Why It’s Still Cool: The Odyssey is loaded with “parent cool” features. There’s a CabinWatch rear view camera with night vision. There’s CabinTalk which can override rear speakers and headphones. Did your children tear into Nacho Cheese Doritos like rabid bears? There’s a built-in vacuum cleaner for that. Feel like having one of those lime LaCroix cans you bought from Costco? It’s waiting there chilled… in the built-in cool box.
The Full-Size Family SUV: 2018 Ford Expedition
The Lincoln Navigator or Mercedes GLS will give you the luxury land yacht of a car reviewer’s dreams. That vessel will cost very near six figures. It will be more fit for transporting VIPs than withstanding kids spilling. Consider the redesigned Ford Expedition. An XLT can be outfitted well for less than $60,000. It can store eight adults in relative comfort and 15 of their beverages. One poor sod will get coffee or a bottle of water, but not both.
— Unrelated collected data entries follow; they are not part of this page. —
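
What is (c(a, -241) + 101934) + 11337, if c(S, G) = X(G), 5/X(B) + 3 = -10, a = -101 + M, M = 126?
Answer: 1472518/13 ≈ 1.1327e+5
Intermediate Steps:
a = 25 (a = -101 + 126 = 25)
X(B) = -5/13 (X(B) = 5/(-3 - 10) = 5/(-13) = 5*(-1/13) = -5/13)
c(S, G) = -5/13
(c(a, -241) + 101934) + 11337 = (-5/13 + 101934) + 11337 = 1325137/13 + 11337 = 1472518/13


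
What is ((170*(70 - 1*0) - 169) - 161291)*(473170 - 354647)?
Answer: -17726299880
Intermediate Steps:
((170*(70 - 1*0) - 169) - 161291)*(473170 - 354647) = ((170*(70 + 0) - 169) - 161291)*118523 = ((170*70 - 169) - 161291)*118523 = ((11900 - 169) - 161291)*118523 = (11731 - 161291)*118523 = -149560*118523 = -17726299880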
Redesigned is the operative word. You get the best of recent Ford engineering. The non-Platinum 3.5L V6 still produces 375hp and 470 lb-ft of torque with a 10-speed transmission. It does so efficiently for this segment. The 4×2 version gets 20 mpg combined. It can tow up to 9,200 lbs. The Expedition has Ford’s Safety Canopy and SOS Post-Crash Alert systems. It also offers an “advanced cargo management system” to optimize space usage behind the rear seats.
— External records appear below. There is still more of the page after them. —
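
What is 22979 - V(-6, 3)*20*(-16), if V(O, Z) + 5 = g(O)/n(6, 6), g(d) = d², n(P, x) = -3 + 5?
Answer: 27139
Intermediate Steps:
n(P, x) = 2
V(O, Z) = -5 + O²/2
22979 - V(-6, 3)*20*(-16) = 22979 - (-5 + (½)*(-6)²)*20*(-16) = 22979 - (-5 + (½)*36)*20*(-16) = 22979 - (-5 + 18)*20*(-16) = 22979 - 13*20*(-16) = 22979 - 260*(-16) = 22979 - 1*(-4160) = 22979 + 4160 = 27139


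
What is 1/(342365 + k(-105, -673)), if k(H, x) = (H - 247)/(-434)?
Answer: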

Why It’s Still Cool: The Expedition is formidable, well-engineered and fit for purpose. Your only risk of looking like a doofus is parallel parking.
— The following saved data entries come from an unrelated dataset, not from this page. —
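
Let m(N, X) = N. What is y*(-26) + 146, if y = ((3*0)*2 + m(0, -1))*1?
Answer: 146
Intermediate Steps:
y = 0 (y = ((3*0)*2 + 0)*1 = (0*2 + 0)*1 = (0 + 0)*1 = 0*1 = 0)
y*(-26) + 146 = 0*(-26) + 146 = 0 + 146 = 146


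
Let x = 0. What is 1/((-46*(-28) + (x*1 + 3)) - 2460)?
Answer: -1/1169 ≈ -0.00085543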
The Eco-Conscious Kid Hauler: Kia Niro
Some parents care about the environment their kids will inherit. Others care more about gas expenditure than torque and throttle response. That’s okay. Kia has a crossover designed just for them, the Niro. The Kia Niro is incredibly fuel efficient. The base FE version of the 1.6L four-cylinder hybrid gets 50mpg combined, which is Toyota Prius territory. The tarted up models with 18-inch wheels still get a quite respectable 43mpg. The 139hp combined isn’t peppy, but it will transport the family to Point B from Point A with ease.
The Niro offers characteristic Kia value. It can offer many of the passive and active safety features and comforts (heated and ventilated seats) of fancier cars. Those features come at a low cost. The FE trim begins at just $23,340. Even a luxed out “Touring” version will struggle to top $34,000.
Why It’s Still Cool: The Niro eschews the dorky styling associated with many EVs and Hybrids, particularly the Prius. It’s not a shrill advertisement for your environmental views. It’s not an invitation for gas-guzzling drivers to get aggressive. It’s a normal, decent looking crossover. What’s not cool? Hanging out at the gas station more often than every 500 miles or so.